Avec Daesh, la Tunisie et l'Europe sont mal barrées



AVEC DAESH, LA TUNISIE ET L’EUROPE SONT MAL BARRÉES

Par Jacques BENILLOUCHE
copyright © Temps et Contretemps 
            
Daesh

          Les défaites subies par les troupes de Daesh pourraient avoir des répercussions sur l’Europe et sur certains pays musulmans faibles. C’est un violent retour de manivelle pour les Tunisiens qui ont fourni le plus fort contingent de combattants volontaires auprès de Daesh, 5.000 selon l’Onu. Leur écrasement par le régime de Bachar el-Assad et par les frappes russes les pousse à présent à quitter la Syrie pour des cieux plus cléments.

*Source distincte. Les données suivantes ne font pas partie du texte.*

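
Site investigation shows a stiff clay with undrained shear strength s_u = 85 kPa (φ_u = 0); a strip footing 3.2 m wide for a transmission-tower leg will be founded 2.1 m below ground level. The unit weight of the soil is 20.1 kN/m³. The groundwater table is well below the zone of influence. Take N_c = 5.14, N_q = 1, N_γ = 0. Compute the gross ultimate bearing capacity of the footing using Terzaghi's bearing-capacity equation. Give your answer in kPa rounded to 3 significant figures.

q_ult ≈ 479 kPa

q = γ·D_f = 20.1 × 2.1 = 42.21 kPa.
c·N_c = 85 × 5.14 = 436.9 kPa
q·N_q = 42.21 × 1 = 42.21 kPa
q_ult = 436.9 + 42.21 = 479.11 kPa.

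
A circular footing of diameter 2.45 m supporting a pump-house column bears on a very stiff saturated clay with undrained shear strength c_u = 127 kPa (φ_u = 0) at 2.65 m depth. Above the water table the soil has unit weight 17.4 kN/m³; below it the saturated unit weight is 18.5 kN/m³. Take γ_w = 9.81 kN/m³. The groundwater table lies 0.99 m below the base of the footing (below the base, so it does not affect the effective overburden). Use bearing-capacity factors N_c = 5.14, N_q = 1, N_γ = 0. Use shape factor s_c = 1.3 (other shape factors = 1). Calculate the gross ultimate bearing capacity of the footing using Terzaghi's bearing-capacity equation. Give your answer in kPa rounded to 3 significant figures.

q_ult ≈ 895 kPa

Effective surcharge at the founding depth q = γ·D_f = 17.4 × 2.65 = 46.11 kPa.
q_ult = c·N_c·s_c + q·N_q
     = 127 × 5.14 × 1.3 + 46.11 × 1
     = 848.61 + 46.11 = 894.72 kPa.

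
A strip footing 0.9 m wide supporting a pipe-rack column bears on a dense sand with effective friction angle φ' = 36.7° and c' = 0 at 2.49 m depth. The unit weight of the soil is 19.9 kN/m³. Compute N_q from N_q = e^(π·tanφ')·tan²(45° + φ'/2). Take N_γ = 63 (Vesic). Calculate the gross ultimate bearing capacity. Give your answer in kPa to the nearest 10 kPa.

tan36.7° = 0.7454, so N_q = e^(π×0.7454)·tan²(63.35°) = 10.399 × 3.97 = 41.29.
Overburden at base level: q = 19.9 × 2.49 = 49.551 kPa.
Surcharge term q·N_q = 49.551 × 41.288 = 2045.8 kPa; self-weight term 0.5·γ·B·N_γ = 0.5 × 19.9 × 0.9 × 63 = 564.16 kPa.
q_ult = 2045.8 + 564.16 = 2610 kPa.

q_ult ≈ 2610 kPa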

            L’attentat de Berlin a mis en évidence la fragilité de certains pays européens face au retour prévisible des combattants armés. L’auteur de l’attaque, Anis Amri, est un tunisien qui avait fait allégeance à Daesh. La classe politique tunisienne est partagée sur les mesures à prendre contre ces terroristes. Pour les uns, il faut s’opposer à leur retour et pour les autres, il faut songer dès à présent à un plan de résinsertion. Le président tunisien Caïd Essebsi ne se mouille pas trop et souhaite seulement  être informé sur «les plans mis en place par le gouvernement pour traiter le dossier des Tunisiens de retour des foyers de tension».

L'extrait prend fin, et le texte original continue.